From her rocking chair near the fire, Nonna Maria monitored the twins while they chanted protection charms she’d taught them, a cornicello clutched tightly in each of their little fists. Pushing the howling gusts from her mind, she listened closely to the words Vittoria and Emilia whispered over the horn-shaped amulets, their matching dark heads bent in concentration.

“By earth, moon, and stone, bless this hearth, bless this home.”

It was the start of their eighth year and Nonna tried not to worry over how quickly they were growing. She pulled her shawl closer, unable to ward off chills in the small kitchen. It had little to do with the temperature outside. As much as she tried ignoring it, sulfur snuck in through the cracks along with the familiar plumeria-and-orange-scented breeze, raising the graying hair she’d swept up from her neck. Had she been alive, her own human grandmother would have called it an omen and spent the evening on her knees in the cathedral, rosary clutched close, praying to saints.

The devil was on the prowl. Or one of his wicked brothers was.
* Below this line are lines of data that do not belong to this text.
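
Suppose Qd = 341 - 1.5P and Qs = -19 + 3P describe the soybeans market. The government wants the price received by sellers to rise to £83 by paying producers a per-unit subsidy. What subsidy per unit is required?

At a seller price of 83, quantity supplied is -19 + 3·83 = 230.
Buyers absorb 230 only when they pay Pb with 341 − 1.5·Pb = 230, i.e. Pb = 74.
s = Ps − Pb = 83 − 74 = 9.

Required subsidy s = £9 per unit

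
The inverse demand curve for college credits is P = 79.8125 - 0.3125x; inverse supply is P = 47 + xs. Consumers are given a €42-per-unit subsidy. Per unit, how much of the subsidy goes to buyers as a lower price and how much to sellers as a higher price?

Pre-subsidy: 79.8125 - 0.3125x = 47 + x gives x* = 25 and P* = 72.
With the rebate, buyers effectively pay Pb = Ps − 42, where Ps is the price sellers receive.
On the curves, Pb = 79.8125 - 0.3125x and Ps = 47 + x; the wedge Ps − Pb = 42 gives 47 + x − (79.8125 - 0.3125x) = 42, so x' = 57.
Then Pb = 79.8125 − 0.3125·57 = 62 and Ps = 47 + 1·57 = 104.
Buyers' price falls by P* − Pb = 72 − 62 = 10; sellers' price rises by Ps − P* = 104 − 72 = 32.

Buyers gain €10 per unit; sellers gain €32 per unit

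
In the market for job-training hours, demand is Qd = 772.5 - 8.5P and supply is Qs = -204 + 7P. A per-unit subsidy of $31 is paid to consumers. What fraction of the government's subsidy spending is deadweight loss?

DWL / government spending = 119/712

Pre-subsidy: 772.5 - 8.5P = -204 + 7P gives P* = 63, Q* = 237.
With the rebate, buyers effectively pay Pb = Ps − 31, where Ps is the price sellers receive.
Demand in terms of Ps becomes Qd = 772.5 − 8.5(Ps − 31) = 1036 - 8.5Ps. Setting this equal to supply: 1036 - 8.5Ps = -204 + 7Ps, so Ps = 80.
Buyers pay Pb = 80 − 31 = 49; Q' = -204 + 7·80 = 356.
ΔCS = ½(237 + 356)(63 − 49) = 4151; ΔPS = ½(237 + 356)(80 − 63) = 5040.5.
Government spending = 31 × 356 = 11036.
DWL = ½ × 31 × (356 − 237) = 1844.5; fraction = 1844.5 / 11036 = 119/712.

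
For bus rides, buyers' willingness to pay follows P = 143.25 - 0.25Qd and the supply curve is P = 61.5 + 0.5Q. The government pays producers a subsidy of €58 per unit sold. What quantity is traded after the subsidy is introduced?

Pre-subsidy: 143.25 - 0.25Q = 61.5 + 0.5Q gives Q* = 109 and P* = 116.
With the subsidy, sellers receive Ps = Pb + 58 for each unit, where Pb is the price buyers pay.
On the curves, Pb = 143.25 - 0.25Q and Ps = 61.5 + 0.5Q; the wedge Ps − Pb = 58 gives 61.5 + 0.5Q − (143.25 - 0.25Q) = 58, so Q' = 559/3.
Then Pb = 143.25 − 0.25·(559/3) = 290/3 and Ps = 61.5 + 0.5·(559/3) = 464/3.

Q' = 559/3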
A sliver of worry slid in as quick and smooth as one of her paring knives, lodging itself near Nonna’s heart. It had been an age since the last sighting of the Malvagi. Hardly anyone spoke of the Wicked anymore, except in stories told to frighten children into staying in their beds at night.

Now adults laughed at the old folktales, all but forgetting the seven ruling princes of Hell. Nonna Maria never would; their legends were burned into her mind, branding her with a bone-deep sense of dread. The area between her shoulders prickled as if their midnight eyes were upon her, watching from the shadows. It was only a matter of time before they came looking.
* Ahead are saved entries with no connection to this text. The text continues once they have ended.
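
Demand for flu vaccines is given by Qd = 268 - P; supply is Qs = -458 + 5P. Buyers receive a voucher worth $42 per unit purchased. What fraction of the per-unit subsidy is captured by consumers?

Consumer share = 5/6

Pre-subsidy: 268 - P = -458 + 5P gives P* = 121, Q* = 147.
With the rebate, buyers effectively pay Pb = Ps − 42, where Ps is the price sellers receive.
Demand in terms of Ps becomes Qd = 268 − 1(Ps − 42) = 310 - Ps. Setting this equal to supply: 310 - Ps = -458 + 5Ps, so Ps = 128.
Buyers pay Pb = 128 − 42 = 86; Q' = -458 + 5·128 = 182.
Buyers' price falls by P* − Pb = 121 − 86 = 35; sellers' price rises by Ps − P* = 128 − 121 = 7.
So consumers capture 35/42 = 5/6 of each unit of subsidy.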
If they hadn’t begun to already. One didn’t steal from the devil and go unpunished.

Her focus darted back to the twins. Like the churning Tyrrhenian Sea, there was a restlessness about them tonight. One that spoke of unseen trouble to come. Vittoria’s charms were rushed and Emilia stumbled over hers, trying to keep up.

A twig popped in the fire, quickly followed by another. The sound like wishbones snapping over their spell books; a warning in its own right. Nonna gripped the arms of her rocking chair, her knuckles turning the color of the blanched almonds lying on the counter.
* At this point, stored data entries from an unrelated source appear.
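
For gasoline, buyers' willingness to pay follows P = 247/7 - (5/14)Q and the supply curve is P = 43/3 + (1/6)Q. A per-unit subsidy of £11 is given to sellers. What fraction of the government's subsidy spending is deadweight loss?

Pre-subsidy: 247/7 - (5/14)Q = 43/3 + (1/6)Q gives Q* = 40 and P* = 21.
With the subsidy, sellers receive Ps = Pb + 11 for each unit, where Pb is the price buyers pay.
On the curves, Pb = 247/7 - (5/14)Q and Ps = 43/3 + (1/6)Q; the wedge Ps − Pb = 11 gives 43/3 + (1/6)Q − (247/7 - (5/14)Q) = 11, so Q' = 61.
Then Pb = 247/7 − (5/14)·61 = 13.5 and Ps = 43/3 + (1/6)·61 = 24.5.
ΔCS = ½(40 + 61)(21 − 13.5) = 378.75; ΔPS = ½(40 + 61)(24.5 − 21) = 176.75.
Government spending = 11 × 61 = 671.
DWL = ½ × 11 × (61 − 40) = 115.5; fraction = 115.5 / 671 = 21/122.

DWL / government spending = 21/122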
“Calmati! Not so fast, Vittoria,” she scolded. “You’ll have to begin again if you don’t do it correctly. Do you want to gather grave dirt alone in the dark?”

Much to Nonna’s dismay, Vittoria didn’t appear as frightened as she should have. The thought of wandering around a graveyard under the light of a full moon and an angry storm seemed appealing to the child. She pursed her lips before offering a slight shake of her head.

It was Emilia who answered, though, giving her sister a warning look. “We’ll be more careful, Nonna.”

To prove her point, Emilia held up the vial of holy water they’d gotten from the monastery and tipped it over their amulets, allowing one drop to sizzle over each. Silver and gold. An offering of balance between light and dark. A gift for what had been stolen all those years ago.

As above, so below.

Pacified, Nonna watched as they finished their charm, relieved when white sparks rose in the flames before burning red again. Another year, another victory. They’d tricked the devil once more. Eventually there’d come a day when the charms wouldn’t work, but Nonna refused to think of that now. She glanced at the windowsill, pleased by the dried orange slices laid out in even rows.

Lavender sprigs hung to dry over the mantel, and the tiny stone island was covered with both flour and fragrant herbs waiting to be tied into neat bunches. Verbena, basil, oregano, parsley, and bay leaves. The scents mingled pleasantly. Some were for their celebratory dinner, and others for their charms. Now that the protection ritual was done, they might enjoy their meal.

Nonna looked at the clock on the mantel; her daughter and son-in-law would arrive from the family restaurant soon, bringing with them laughter and warmth.

Storms and omens or not, all would be well in the di Carlo home.

The flames settled and Emilia sat back, biting her nails. A nasty habit Nonna was determined to break. The child spit a nail clipping out and went to toss it on the floor.